Alleged bitcoin launderer Alexander Vinnik has been extradited to the US, some five years after his initial indictment.

Vinnik, a Russian national, was the alleged operator of defunct cryptocurrency exchange BTC-e. He left Greece on Thursday after facing arrest in several countries.

“Alexander was transferred from Paris to Athens yesterday in the early afternoon,” his French lawyer Frédéric Bélot told Blockworks in an emailed statement on Friday. “Then he was transferred from Athens to Boston (to refuel) and he arrived in San Francisco during the night.”

The lawyer added that he would continue to defend Vinnik alongside American counsel. Vinnik faces up to 55 years in US prison.

CNN, which first reported the development, said Vinnik is expected to appear in court in the Northern District of California. The report didn’t mention a date of appearance.

Vinnik was charged in 2017 for operating an unlicensed money service business and alleged money laundering. The Department of Justice accused him of a long list of crimes including stealing identities, enabling drug trafficking and helping to launder criminal proceeds. 

He was arrested in Greece at the US’ request that year while on a family vacation. The US, France and Russia have battled over his extradition ever since.

France was successful in 2020, where Vinnik faced five years in prison for alleged money laundering. More recently, the US reportedly called off its own extradition request. But his lawyer suggested that was a distraction trick aimed at expediting the process through Greece — where Vinnik was initially arrested.

Vinnik believes he’s not a bitcoin launderer

Vinnik, via BTC-e, is said to have handled some of the 530,000 bitcoin (around $9 million back then, nearly $13 billion today) stolen from Mt. Gox, where he allegedly served as the platform’s administrator.

He told Russia Today in 2017 that he didn’t consider himself guilty.

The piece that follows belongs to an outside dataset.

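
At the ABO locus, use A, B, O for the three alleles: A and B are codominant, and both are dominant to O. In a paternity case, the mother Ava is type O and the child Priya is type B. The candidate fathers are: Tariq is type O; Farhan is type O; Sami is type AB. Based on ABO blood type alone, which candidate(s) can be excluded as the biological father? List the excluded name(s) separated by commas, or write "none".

A candidate is excluded only if no genotype consistent with his phenotype could produce a type B child with a type O mother.
Tariq (type O): no genotype consistent with that phenotype can produce a type-B child with a type-O mother.
Farhan (type O): no genotype consistent with that phenotype can produce a type-B child with a type-O mother.

Tariq, Farhan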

According to him, the US had no right to judge a Russian citizen.

His wife told the same outlet she was convinced the US was after him for his “intellectual abilities,” and denied he ever ran BTC-e.

BTC-e was founded in 2011 and allowed trading between the US dollar, Russian ruble, some European currencies, bitcoin, litecoin and ether.

The exchange, which shut shop in 2017 after a 21-count indictment, received over $4 billion in bitcoin during its operation, according to the US Department of Justice. 

The Financial Crimes Enforcement Network imposed a $110 million fine on BTC-e and a $12 million fine against Vinnik for their role in the violations in 2017.